Aya is little used to having the opportunity to set her own priorities, but she likes it. She's not hurting for any material resources, and the organization of the attic would produce those more than anything else; and she has this entire bookshelf closer to hand. So the attic, which may or may not contain ghosts, languishes; and she steadily works through the book collection. Right now she is on the third in a series of myths from the old religion; this volume is about Aelare, the trickster.
Aya goes back downstairs (carefully, carefully) and looks to see if the nameless son of the Duke is in his room.
He is in his room; the door is closed.
The door opens.
"Hi," he says. He looks generally rumpled, like he was just napping, and has neglected to put on a shirt.
"Magic human turned into a set of standing tower pipes. Can apparently hear. I'm going to work out a code so it can communicate complicated information."
"...I definitely didn't expect that," he says. "I wonder - where it's from, how long it's been that way. Is it that huge one that kind of looks like it fell out of a magic? I always thought the designer was just really eccentric. It's never sung around me."
"It's the hugest set of tower pipes up there. Do you want to see if it'll sing around you now?"
Aya collects papers and pens and goes back up, presumably with him following.
"Hello again. So, I'm not much of a musician and definitely not blessed with perfect pitch - you?" she asks her companion.
"As you can maybe tell from the attic full of instruments I don't play, I'm not that musical either."
"For all I knew you used to take lessons, or sometimes go through phases where you sing - the question is how good we are at distinguishing pitches, it'll affect how complicated and therefore how fast the code can be." Aya starts writing out the letters of the alphabet. "For myself, I think I can tell apart - anything actually too low for me to sing, anything I'd have to sing more in my chest than up in my throat, anything higher than that still in my range, and anything too high for me to sing.
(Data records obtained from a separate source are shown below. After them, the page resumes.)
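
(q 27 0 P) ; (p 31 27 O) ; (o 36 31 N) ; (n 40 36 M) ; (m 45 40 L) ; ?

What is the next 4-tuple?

First letter: q, p, o, n, m → l (letters move back 1 place in the alphabet).
Second coordinate — alternating steps +4, +5, +4, +5, …: 27, 31, 36, 40, 45 → 49.
Third coordinate goes 0, 27, 31, 36, 40 → 45 (always the previous value of the second coordinate).
Second letter — letters move back 1 place in the alphabet: P, O, N, M, L → K.
Putting it together: (l 49 45 K).

(l 49 45 K)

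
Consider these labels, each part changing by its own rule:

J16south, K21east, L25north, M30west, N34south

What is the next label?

O39east

Letter — letters move forward 1 place in the alphabet: J, K, L, M, N → O.
Second component: alternating steps +5, +4, +5, +4, …, so 16, 21, 25, 30, 34 → 39.
Direction: repeats south → east → north → west, so south, east, north, west, south → east.
So the next label is O39east.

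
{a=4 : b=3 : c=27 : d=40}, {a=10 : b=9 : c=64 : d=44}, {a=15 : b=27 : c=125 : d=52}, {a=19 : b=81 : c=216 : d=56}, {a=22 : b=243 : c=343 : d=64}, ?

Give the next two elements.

{a=24 : b=729 : c=512 : d=68}, {a=25 : b=2187 : c=729 : d=76}

A: 4, 10, 15, 19, 22 → 24 → 25 (differences are 6, 5, 4, … (decreasing by 1 each time)).
B — ×3 each step: 3, 9, 27, 81, 243 → 729 → 2187.
C: 27, 64, 125, 216, 343 → 512 → 729 (perfect cubes: 3³, 4³, 5³, …).
For the d, alternating steps +4, +8, +4, +8, …: 40, 44, 52, 56, 64 → 68 → 76.
So the next two elements are {a=24 : b=729 : c=512 : d=68} and {a=25 : b=2187 : c=729 : d=76}.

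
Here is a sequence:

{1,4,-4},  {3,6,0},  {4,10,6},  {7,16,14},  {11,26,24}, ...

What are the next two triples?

{18,42,36}, {29,68,50}

For the first component, each term is the sum of the two before it: 1, 3, 4, 7, 11 → 18 → 29.
Second component — each term is the sum of the two before it: 4, 6, 10, 16, 26 → 42 → 68.
Third component — differences are 4, 6, 8, … (increasing by 2 each time): -4, 0, 6, 14, 24 → 36 → 50.
Putting the parts together: {18,42,36} and then {29,68,50}.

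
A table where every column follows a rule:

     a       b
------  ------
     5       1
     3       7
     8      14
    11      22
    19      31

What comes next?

Column a: each term is the sum of the two before it, so 5, 3, 8, 11, 19 → 30.
Column b: differences are 6, 7, 8, … (increasing by 1 each time); 1, 7, 14, 22, 31 → 41.
So the next row is 30  41.

30  41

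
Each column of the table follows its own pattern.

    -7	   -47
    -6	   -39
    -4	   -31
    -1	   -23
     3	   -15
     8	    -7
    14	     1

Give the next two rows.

21  9; 29  17

First component: differences are 1, 2, 3, … (increasing by 1 each time), so -7, -6, -4, -1, 3, 8, 14 → 21 → 29.
Second component: +8 each step; -47, -39, -31, -23, -15, -7, 1 → 9 → 17.
So the next two rows are 21  9 and 29  17.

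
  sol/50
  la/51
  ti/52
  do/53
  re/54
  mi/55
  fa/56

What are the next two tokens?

Note: sol, la, ti, do, re, mi, fa → sol → la (runs through the solfège scale do→ti).
Second component — +1 each step: 50, 51, 52, 53, 54, 55, 56 → 57 → 58.
Putting the parts together: sol/57 and then la/58.

sol/57, la/58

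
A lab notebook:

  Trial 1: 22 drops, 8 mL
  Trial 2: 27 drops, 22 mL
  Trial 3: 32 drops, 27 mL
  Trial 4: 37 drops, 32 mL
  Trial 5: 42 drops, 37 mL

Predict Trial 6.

47 drops, 42 mL

Drops: 22, 27, 32, 37, 42 → 47 (+5 each step).
For the mL, always the previous value of the drops: 8, 22, 27, 32, 37 → 42.
Combining the parts gives 47 drops, 42 mL.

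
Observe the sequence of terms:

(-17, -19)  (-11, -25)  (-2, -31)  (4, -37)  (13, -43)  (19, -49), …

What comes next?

(28, -55)

First coordinate — alternating steps +6, +9, +6, +9, …: -17, -11, -2, 4, 13, 19 → 28.
Second coordinate: −6 each step, so -19, -25, -31, -37, -43, -49 → -55.
So the next term is (28, -55).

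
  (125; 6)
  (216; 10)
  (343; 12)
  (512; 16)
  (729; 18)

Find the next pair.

First slot: perfect cubes: 5³, 6³, 7³, …; 125, 216, 343, 512, 729 → 1000.
Second slot: alternating steps +4, +2, +4, +2, …, so 6, 10, 12, 16, 18 → 22.
Putting it together: (1000; 22).

(1000; 22)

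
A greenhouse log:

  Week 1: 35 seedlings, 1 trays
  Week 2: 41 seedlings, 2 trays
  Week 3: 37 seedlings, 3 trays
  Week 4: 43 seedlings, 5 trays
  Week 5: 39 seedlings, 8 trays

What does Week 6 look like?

For the seedlings, alternating steps +6, −4, +6, −4, …: 35, 41, 37, 43, 39 → 45.
For the trays, each term is the sum of the two before it: 1, 2, 3, 5, 8 → 13.
So the next line is 45 seedlings, 13 trays.

45 seedlings, 13 trays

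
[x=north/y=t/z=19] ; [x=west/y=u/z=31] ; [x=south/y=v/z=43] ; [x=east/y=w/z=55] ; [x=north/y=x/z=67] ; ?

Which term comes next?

X: repeats north → west → south → east, so north, west, south, east, north → west.
For the y, letters move forward 1 place in the alphabet: t, u, v, w, x → y.
Z: +12 each step, so 19, 31, 43, 55, 67 → 79.
Combining the parts gives [x=west/y=y/z=79].

[x=west/y=y/z=79]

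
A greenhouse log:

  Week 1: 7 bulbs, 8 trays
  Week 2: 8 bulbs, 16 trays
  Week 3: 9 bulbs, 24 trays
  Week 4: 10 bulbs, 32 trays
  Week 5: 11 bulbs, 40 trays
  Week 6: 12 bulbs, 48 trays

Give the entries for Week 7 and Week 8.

13 bulbs, 56 trays; 14 bulbs, 64 trays

Bulbs: 7, 8, 9, 10, 11, 12 → 13 → 14 (+1 each step).
Trays: +8 each step, so 8, 16, 24, 32, 40, 48 → 56 → 64.
Putting the parts together: 13 bulbs, 56 trays and then 14 bulbs, 64 trays.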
So that's four possible recognizable starting pitch groups, and I think this set of pipes easily exceeds what I can get out -" Aya sings aaah as high as she can, then as low as she can, demonstratively.
"I'm not sure what I can tell apart just listening," he says thoughtfully. "But we could watch the keys, too, couldn't we?"
Aya peers at the keys. "That might work too, but I'd want to label them. Whistle once if you object to that, twice if you don't?"
Counting just the ones outside: thirty-seven. And someone sitting directly in front of the tower could see them all at once.
"There's enough to have one for every letter in the Esevi alphabet and then some. Are you literate in Esevi?" asks Aya.